First discovered at the end of last month by security researcher Brian Krebs, the service, dubbed Dedicatexpress, can be used to carry out a variety of ills: email scams, phishing schemes, ransomware campaigns and, of course, more advanced information-gathering initiatives aimed at stealing corporate secrets. Krebs said that almost 300,000 compromised systems have passed through this service since its inception in early 2010.
“Pitching its wares with the slogan, ‘The whole world in one service,’ Dedicatexpress.com advertises hacked RDP servers on several cybercrime forums,” Krebs wrote in his blog. In other words, all of the corporate logins are tied to servers inside company networks that have been legitimately enabled with the Windows Remote Desktop Protocol (RDP) functionality for outside access, but which have been given weak password/user name combos.
Further, it enables targeting. “Though it is not marketed this way, the service allows users to search for hacked RDP servers by entering an Internet address range, an option that comes in handy if you are looking for computers inside of specific organizations,” he said.
Using a list of the IP address ranges assigned to Fortune 500 companies, Krebs did not have to go far in searching the available hacks to find a compromised machine, available for just a few bucks.

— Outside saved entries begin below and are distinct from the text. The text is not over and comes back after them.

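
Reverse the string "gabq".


Input string: 'gabq'
Operation: reverse character order
Original order: 'g' -> 'a' -> 'b' -> 'q'
Reversed order: 'q' -> 'b' -> 'a' -> 'g'
Result: qbag


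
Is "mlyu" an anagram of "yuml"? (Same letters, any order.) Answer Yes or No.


String 1: 'yuml' -> sorted: 'lmuy'
String 2: 'mlyu' -> sorted: 'lmuy'
Compare sorted forms: 'lmuy' == 'lmuy'
Anagram: Yes


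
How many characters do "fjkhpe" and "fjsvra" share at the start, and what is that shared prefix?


String 1: 'fjkhpe'
String 2: 'fjsvra'
Compare position by position:
pos 0: 'f' vs 'f' match
pos 1: 'j' vs 'j' match
pos 2: 'k' vs 's' differ -> stop
Longest common prefix: "fj" (length 2)


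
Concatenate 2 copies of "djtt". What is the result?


Input string: 'djtt'
Operation: repeat 2 times
Concatenation: 'djtt' + 'djtt'
Result: djttdjtt


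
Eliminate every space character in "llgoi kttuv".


Input string: 'llgoi kttuv'
Operation: remove all spaces
Words: 'llgoi', 'kttuv'
Join without spaces: llgoikttuv


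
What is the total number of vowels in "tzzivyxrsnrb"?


Input string: 'tzzivyxrsnrb'
Operation: count vowels (a, e, i, o, u)
Scan: s[0]='t', s[1]='z', s[2]='z', s[3]='i' (vowel), s[4]='v', s[5]='y', s[6]='x', s[7]='r', s[8]='s', s[9]='n', s[10]='r', s[11]='b'
Vowels found: 1
Result: 1


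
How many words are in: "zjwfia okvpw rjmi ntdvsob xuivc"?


Input string: 'zjwfia okvpw rjmi ntdvsob xuivc'
Operation: split by spaces
Words found: 'zjwfia', 'okvpw', 'rjmi', 'ntdvsob', 'xuivc'
Word count: 5


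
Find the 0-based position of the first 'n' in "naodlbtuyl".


Input string: 'naodlbtuyl'
Target: 'n'
Scanning left to right: s[0]='n'
First match at index: 0


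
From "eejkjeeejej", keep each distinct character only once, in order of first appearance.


Input: 'eejkjeeejej'
Operation: keep first occurrence of each character
Scan: s[0]='e' new -> keep; s[1]='e' seen -> skip; s[2]='j' new -> keep; s[3]='k' new -> keep; s[4]='j' seen -> skip; s[5]='e' seen -> skip; s[6]='e' seen -> skip; s[7]='e' seen -> skip; s[8]='j' seen -> skip; s[9]='e' seen -> skip; s[10]='j' seen -> skip
Result: ejk


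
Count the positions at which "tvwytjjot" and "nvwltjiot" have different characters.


String 1: 'tvwytjjot'
String 2: 'nvwltjiot'
Compare each position: pos 0: 't'!='n', pos 1: 'v'=='v', pos 2: 'w'=='w', pos 3: 'y'!='l', pos 4: 't'=='t', pos 5: 'j'=='j', pos 6: 'j'!='i', pos 7: 'o'=='o', pos 8: 't'=='t'
Differing positions: 3
Hamming distance: 3


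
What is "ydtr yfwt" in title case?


Input string: 'ydtr yfwt'
Operation: capitalize first letter of each word
Word transformations: 'ydtr'->'Ydtr', 'yfwt'->'Yfwt'
Result: Ydtr Yfwt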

“The [Cisco] machine was a Windows Server 2003 system in San Jose, Calif., being sold for $4.55,” Krebs noted. “You’ll never guess the credentials assigned to this box: Username: Cisco, password: Cisco.”
Access to Dedicatexpress is granted to new “customers” who contact the service’s owner via instant message and pay a $20 registration fee via WebMoney, a virtual currency. Pricing for access to a corporate server varies according to relative hacking horsepower, as it were, of what’s being sold: processor speed, number of processor cores, download and upload speeds, and the length of time that the hacked RDP server has been continuously available online.
The service, despite Kreb’s alert, is still going strong, according to a BBC report. The moral? Despite the huge potential security risk of these login details and accounts, privileged access points are all too often inadequately secured with weak or default passwords, leaving networks vulnerable to attack. So, HaaS offerings are unlikely to fade back into the dark cloud from whence they came.
“The existence of illegal cybercrime services such as ‘Dedicatexpress’ should come as little surprise,” said Matt Middleton-Leal, regional director, UK & Ireland at Cyber-Ark, in an email to Infosecurity. “Cybercriminals have long targeted login details and privileged passwords as an ideal way into a corporate network and to access critical information or cause havoc once inside. Privileged access points include administrative accounts, services and application accounts and enable ‘privileged’ users to log on to a network anonymously, with blanket access to an organization’s critical systems and Intellectual Property, as well as other sensitive data.”